Teammates told Foreman it was a shoelace tackle. "I kept looking down at my shoelace. I was a shoelace away," Foreman says now, as USU awaits its 1991 season opener at Utah Saturday night.
This time, it will be Foreman's first Division I start, and it's the talk of Logan. Foreman was second-team All-Big West Conference last year as Grant's backup, but Grant was first-team and is the second-leading returning rusher in the NCAA with 1,370 yards to his name.
Foreman had a marvelous spring while Grant sat out recuperating from shoulder surgery. Foreman says all the extra repetitions he got in Grant's absence made him better. Foreman hasn't missed a spring or fall practice. Grant missed several fall practices with back and knee aches. His timing isn't perfect.
"Roger can play, and he'll play a lot," says Coach Chuck Shelton, who adds he doubts Grant could play the whole game. "It's an ideal situation for Roger because the burden won't rest on him," Shelton says.
"The injustice," says Shelton, "would be to not start Foreman."
Foreman earned a start. "I like
to think I did," he says. "I made the commitment to stay in Logan and train this summer. I felt I had to step up," he says.
In a way, that's what Shelton's looking for from his whole team Saturday night.
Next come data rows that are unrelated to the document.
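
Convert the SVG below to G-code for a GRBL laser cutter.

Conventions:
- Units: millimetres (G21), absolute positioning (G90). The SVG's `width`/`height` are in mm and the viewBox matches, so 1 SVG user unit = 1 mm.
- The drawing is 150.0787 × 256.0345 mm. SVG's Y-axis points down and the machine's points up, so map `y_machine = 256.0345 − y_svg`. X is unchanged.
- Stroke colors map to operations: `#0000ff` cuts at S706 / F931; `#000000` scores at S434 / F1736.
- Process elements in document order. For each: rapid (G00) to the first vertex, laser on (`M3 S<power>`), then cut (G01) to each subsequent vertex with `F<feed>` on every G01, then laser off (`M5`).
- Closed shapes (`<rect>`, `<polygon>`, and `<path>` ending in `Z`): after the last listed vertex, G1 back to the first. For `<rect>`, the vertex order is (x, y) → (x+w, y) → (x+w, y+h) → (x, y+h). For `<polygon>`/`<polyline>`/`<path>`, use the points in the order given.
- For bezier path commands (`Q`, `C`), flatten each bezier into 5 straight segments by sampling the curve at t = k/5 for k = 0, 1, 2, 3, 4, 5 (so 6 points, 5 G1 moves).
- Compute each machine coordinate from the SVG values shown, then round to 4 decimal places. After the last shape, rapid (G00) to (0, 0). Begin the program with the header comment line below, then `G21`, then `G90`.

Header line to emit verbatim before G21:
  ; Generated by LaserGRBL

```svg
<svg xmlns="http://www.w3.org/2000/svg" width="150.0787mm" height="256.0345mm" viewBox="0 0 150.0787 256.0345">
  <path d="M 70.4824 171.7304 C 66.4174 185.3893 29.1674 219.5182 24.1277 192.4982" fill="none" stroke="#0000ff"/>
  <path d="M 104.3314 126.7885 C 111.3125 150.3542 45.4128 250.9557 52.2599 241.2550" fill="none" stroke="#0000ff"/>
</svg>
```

1 u = 1 mm; y_m = 256.0345 − y.

[1] `<path>` cubic bezier, #0000ff→cut S706 F931: (70.4824,84.3041) → (64.5844,74.3053) → (53.8609,63.3114) → (41.4510,55.2402) → (30.4936,54.0092) → (24.1277,63.5363)

[2] `<path>` cubic bezier, #0000ff→cut S706 F931: (104.3314,129.2460) → (100.9394,107.3610) → (87.0461,75.9796) → (69.6417,44.0941) → (55.7162,20.6966) → (52.2599,14.7795)

; Generated by LaserGRBL
G21
G90
G00 X70.4824 Y84.3041
M3 S706
G01 X64.5844 Y74.3053 F931
G01 X53.8609 Y63.3114 F931
G01 X41.4510 Y55.2402 F931
G01 X30.4936 Y54.0092 F931
G01 X24.1277 Y63.5363 F931
M5
G00 X104.3314 Y129.2460
M3 S706
G01 X100.9394 Y107.3610 F931
G01 X87.0461 Y75.9796 F931
G01 X69.6417 Y44.0941 F931
G01 X55.7162 Y20.6966 F931
G01 X52.2599 Y14.7795 F931
M5
G00 X0.0000 Y0.0000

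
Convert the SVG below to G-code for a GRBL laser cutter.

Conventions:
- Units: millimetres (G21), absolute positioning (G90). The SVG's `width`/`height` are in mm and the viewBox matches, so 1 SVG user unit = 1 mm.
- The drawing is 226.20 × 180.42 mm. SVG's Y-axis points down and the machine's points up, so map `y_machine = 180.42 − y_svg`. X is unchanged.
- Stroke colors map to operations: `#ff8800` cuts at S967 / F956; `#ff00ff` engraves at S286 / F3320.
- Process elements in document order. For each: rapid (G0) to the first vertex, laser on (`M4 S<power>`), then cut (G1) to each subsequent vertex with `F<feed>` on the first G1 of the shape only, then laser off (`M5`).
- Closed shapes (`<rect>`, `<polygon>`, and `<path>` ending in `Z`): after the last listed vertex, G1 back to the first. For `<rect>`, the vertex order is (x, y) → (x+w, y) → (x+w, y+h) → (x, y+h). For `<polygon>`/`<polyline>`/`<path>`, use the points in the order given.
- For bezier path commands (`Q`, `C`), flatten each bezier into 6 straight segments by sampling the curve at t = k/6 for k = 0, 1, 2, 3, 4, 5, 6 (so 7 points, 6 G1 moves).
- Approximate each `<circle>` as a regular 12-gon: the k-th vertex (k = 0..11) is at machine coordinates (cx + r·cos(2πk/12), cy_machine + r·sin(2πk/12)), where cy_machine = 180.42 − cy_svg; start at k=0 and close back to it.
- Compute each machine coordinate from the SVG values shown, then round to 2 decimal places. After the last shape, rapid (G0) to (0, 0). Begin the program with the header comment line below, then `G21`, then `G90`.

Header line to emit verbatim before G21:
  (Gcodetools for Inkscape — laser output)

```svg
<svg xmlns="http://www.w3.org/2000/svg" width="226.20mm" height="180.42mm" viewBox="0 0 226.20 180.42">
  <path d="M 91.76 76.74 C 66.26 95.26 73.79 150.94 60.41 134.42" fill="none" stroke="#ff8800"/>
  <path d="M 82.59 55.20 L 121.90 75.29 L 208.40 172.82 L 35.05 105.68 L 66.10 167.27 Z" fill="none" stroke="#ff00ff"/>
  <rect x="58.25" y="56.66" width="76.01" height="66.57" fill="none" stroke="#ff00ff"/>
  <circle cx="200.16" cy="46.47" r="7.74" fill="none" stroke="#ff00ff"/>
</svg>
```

(Gcodetools for Inkscape — laser output)
G21
G90
G0 X91.76 Y103.68
M4 S967
G1 X81.51 Y91.83 F956
G1 X75.27 Y76.82
G1 X71.54 Y61.70
G1 X68.82 Y49.50
G1 X65.61 Y43.25
G1 X60.41 Y46.00
M5
G0 X82.59 Y125.22
M4 S286
G1 X121.90 Y105.13 F3320
G1 X208.40 Y7.60
G1 X35.05 Y74.74
G1 X66.10 Y13.15
G1 X82.59 Y125.22
M5
G0 X58.25 Y123.76
M4 S286
G1 X134.26 Y123.76 F3320
G1 X134.26 Y57.19
G1 X58.25 Y57.19
G1 X58.25 Y123.76
M5
G0 X207.90 Y133.95
M4 S286
G1 X206.86 Y137.82 F3320
G1 X204.03 Y140.65
G1 X200.16 Y141.69
G1 X196.29 Y140.65
G1 X193.46 Y137.82
G1 X192.42 Y133.95
G1 X193.46 Y130.08
G1 X196.29 Y127.25
G1 X200.16 Y126.21
G1 X204.03 Y127.25
G1 X206.86 Y130.08
G1 X207.90 Y133.95
M5
G0 X0.00 Y0.00

viewBox `0 0 226.20 180.42` with mm width/height → 1 unit = 1 mm. Flip: y_m = 180.42 − y_svg.

**Shape 1** — `<path>` cubic bezier, stroke `#ff8800` → cut (S967, F956). Control points (SVG): P0=(91.76,76.74), P1=(66.26,95.26), P2=(73.79,150.94), P3=(60.41,134.42); sampled at t=k/6. Machine vertices: (91.76,103.68) → (81.51,91.83) → (75.27,76.82) → (71.54,61.70) → (68.82,49.50) → (65.61,43.25) → (60.41,46.00). Open path.

**Shape 2** — `<path>` closed polygon, stroke `#ff00ff` → engrave (S286, F3320). Machine vertices: (82.59,125.22) → (121.90,105.13) → (208.40,7.60) → (35.05,74.74) → (66.10,13.15) → (82.59,125.22). Closed: final G1 returns to the first vertex.

**Shape 3** — `<rect>` rectangle, stroke `#ff00ff` → engrave (S286, F3320). Machine vertices: (58.25,123.76) → (134.26,123.76) → (134.26,57.19) → (58.25,57.19) → (58.25,123.76). Closed: final G1 returns to the first vertex.

**Shape 4** — `<circle>` circle, stroke `#ff00ff` → engrave (S286, F3320). Machine vertices: (207.90,133.95) → (206.86,137.82) → (204.03,140.65) → (200.16,141.69) → (196.29,140.65) → (193.46,137.82) → (192.42,133.95) → (193.46,130.08) → (196.29,127.25) → (200.16,126.21) → (204.03,127.25) → (206.86,130.08) → (207.90,133.95). Closed: final G1 returns to the first vertex.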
USU is coming off a flat scrimmage last Saturday. "Saturday set me back," said Shelton, who's been optimistic about the season otherwise. "I left (the scrimmage) disillusioned."
The last two Ute games also hang heavy for the Ags. "A year
ago, we played hard but not very well," Shelton says. "The last time down there, we got embarrassed."
Inside linebacker and defensive signal-caller Del Lyles, who like Foreman spent the summer working out, particularly adding upper-body strength and extra speed, recalls, "We didn't come together as a team. This year, we're already together."
This should be a much better Aggie team with 16 returning starters and 16 with All-Big West credentials, either first, second or honorable mention teams. "I expect it to be a donnybrook," Shelton says of the Utah game. If it's one-sided, he says, he doesn't think the Aggies would be winners, "but if it's close, we would have the ability."
Some Aggie overachievers include junior backup split end Greg Watts - "He vaulted past other receivers," says Shelton, and inside linebacker Matt Martinez, "the shocker of the camp," says Shelton, a former walkon who's taken a starting spot next to Lyles. Lyles is impressed with JC transfer Israel Byrd, who'll start at left corner after Donald Toomer was lost for a few weeks to an injury. "Israel popped up and is still solid there," Lyles says, admiring "the way he caught on so quick."
The Ags will be without Dexter Pointer, second in the Big West and 10th nationally in kickoff returns in 1990. He's out five to six weeks with an injury.